言葉は情報を伝えるだけでなく、人と人とをつなぐ手段でもあります。

短い一言でも、自分の思いを自分の言葉で誰かに届けることができたとき、患者さんの表情が変わることもあるのです。

 

機能として見れば小さな変化かもしれません。

しかしその変化が、患者さんの生活にとっては大きな意味を持つことがあります。

生活に目を向ける

リハビリの現場では、評価や訓練内容に意識が向きがちです。

もちろん、専門職として適切な評価と介入を行うことは重要です。

 

一方で、言語聴覚士として臨床に関わる中で大切にしたいのは、「その人がどのように生活しているのか」という視点ではないでしょうか。

 

例えば、食事の場面では「安全に嚥下できるか」だけでなく、「どんな食事が好きだったのか」「誰と食べていたのか」といった背景も見るべきです。

コミュニケーションの場面でも、「言葉が出るかどうか」だけでなく、「誰に、どんなことを伝えたいのか」という思いが存在します。

 

リハビリの目標が生活と結びついたとき、訓練は単なる機能改善のための時間ではなく、その人らしい生活を支える取り組みになります。

「できるようになる」を超えて

リハビリテーションは、機能回復を目指す取り組みであると同時に、その人らしい生活を取り戻すためのプロセスでもあります。

すべての患者さんが大きな機能回復を遂げるとは限りません。

ときには、代替手段の活用も必要でしょう。

 

それでも、食事の時間を楽しめるようになったり、家族に一言思いを伝えられたりする変化は、確かにその人の生活を前に進めています。

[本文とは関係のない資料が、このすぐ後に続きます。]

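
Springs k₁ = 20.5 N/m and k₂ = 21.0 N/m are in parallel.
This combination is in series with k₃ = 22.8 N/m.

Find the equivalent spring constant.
k₁₂ = k₁ + k₂ = 41.5 N/m (parallel)
1/k_eq = 1/k₁₂ + 1/k₃ → k_eq = 14.72 N/m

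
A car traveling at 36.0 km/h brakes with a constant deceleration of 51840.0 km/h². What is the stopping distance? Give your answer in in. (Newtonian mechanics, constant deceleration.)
d = v₀² / (2a) (with unit conversion) = 492.1 in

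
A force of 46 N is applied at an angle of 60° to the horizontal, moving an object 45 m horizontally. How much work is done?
W = Fd cosθ = 46×45×cos(60°) = 1035.0 J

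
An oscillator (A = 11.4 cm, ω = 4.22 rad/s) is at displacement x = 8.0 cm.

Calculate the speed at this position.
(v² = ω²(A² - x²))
v = ω√(A² − x²) = 4.22×√(0.114² − 0.08²) = 0.3427 m/s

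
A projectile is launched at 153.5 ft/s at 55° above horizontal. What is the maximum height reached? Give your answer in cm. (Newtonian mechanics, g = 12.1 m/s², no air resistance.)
H = v₀²sin²(θ)/(2g) (with unit conversion) = 6070.0 cm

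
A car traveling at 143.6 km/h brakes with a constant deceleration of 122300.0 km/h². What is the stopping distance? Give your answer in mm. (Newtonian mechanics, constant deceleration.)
d = v₀² / (2a) (with unit conversion) = 84300.0 mm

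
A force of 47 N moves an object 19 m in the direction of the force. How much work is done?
W = Fd = 47×19 = 893.0 J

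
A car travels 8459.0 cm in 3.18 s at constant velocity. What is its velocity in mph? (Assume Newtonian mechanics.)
v = d/t (with unit conversion) = 59.5 mph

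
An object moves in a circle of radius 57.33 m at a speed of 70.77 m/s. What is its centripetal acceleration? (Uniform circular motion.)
a_c = v²/r = 70.77²/57.33 = 5008.39/57.33 = 87.36 m/s²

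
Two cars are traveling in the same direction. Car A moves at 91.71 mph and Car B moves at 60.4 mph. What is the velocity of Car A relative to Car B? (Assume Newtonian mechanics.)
v_rel = v_A - v_B = 91.71 - 60.4 = 31.31 mph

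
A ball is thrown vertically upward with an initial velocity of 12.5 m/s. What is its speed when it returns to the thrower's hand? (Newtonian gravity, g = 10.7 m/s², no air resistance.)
By conservation of energy, the ball returns at the same speed = 12.5 m/s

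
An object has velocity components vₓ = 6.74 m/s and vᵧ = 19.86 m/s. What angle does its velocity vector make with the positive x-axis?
θ = arctan(vᵧ/vₓ) = arctan(19.86/6.74) = 71.25°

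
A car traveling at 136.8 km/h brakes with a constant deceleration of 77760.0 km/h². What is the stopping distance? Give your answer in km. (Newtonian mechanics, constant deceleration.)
d = v₀² / (2a) (with unit conversion) = 0.1203 km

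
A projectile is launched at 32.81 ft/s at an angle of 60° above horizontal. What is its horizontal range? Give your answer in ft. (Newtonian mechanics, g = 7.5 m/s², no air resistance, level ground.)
R = v₀² sin(2θ) / g (with unit conversion) = 37.89 ft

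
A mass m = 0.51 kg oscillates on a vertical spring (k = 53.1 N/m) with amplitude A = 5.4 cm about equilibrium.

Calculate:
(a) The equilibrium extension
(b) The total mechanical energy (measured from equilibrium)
x_eq = mg/k = 0.51×9.81/53.1 = 0.09422 m = 9.422 cm
E = ½kA² = ½×53.1×(0.054)² = 0.07742 J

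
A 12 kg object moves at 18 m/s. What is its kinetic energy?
KE = ½mv² = ½×12×18² = 1944.0 J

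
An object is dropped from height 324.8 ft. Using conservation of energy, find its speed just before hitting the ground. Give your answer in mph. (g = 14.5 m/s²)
mgh = ½mv² → v = √(2gh) = √(2×14.5×99) = 53.58 m/s = 119.9 mph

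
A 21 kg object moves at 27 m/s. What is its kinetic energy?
KE = ½mv² = ½×21×27² = 7654.5 J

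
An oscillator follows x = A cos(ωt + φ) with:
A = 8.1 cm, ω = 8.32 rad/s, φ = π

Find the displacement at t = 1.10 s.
x = A cos(ωt + φ) = 8.1×cos(8.32×1.1 + π) = 7.801 cm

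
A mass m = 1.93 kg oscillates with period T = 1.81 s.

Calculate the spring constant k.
T = 2π√(m/k) → k = m(2π/T)² = 1.93×(2π/1.81)² = 23.26 N/m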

言語聴覚士が支えているのは、単に「できること」ではなく、「その人がどのように生きていくか」という部分なのかもしれません。

 

新しい年度が始まるこの時期、臨床の中で改めて考えてみませんか。

自分のリハビリプログラムで狙うところが何なのか。

そして、自分たちは患者さんの生活にどのように関わっているのか。

 

「できるようになる」という目標の先にある、生活という視点を忘れずにいたいものです。

それがきっと、その人らしさが光る豊かな人生に繋がると思います。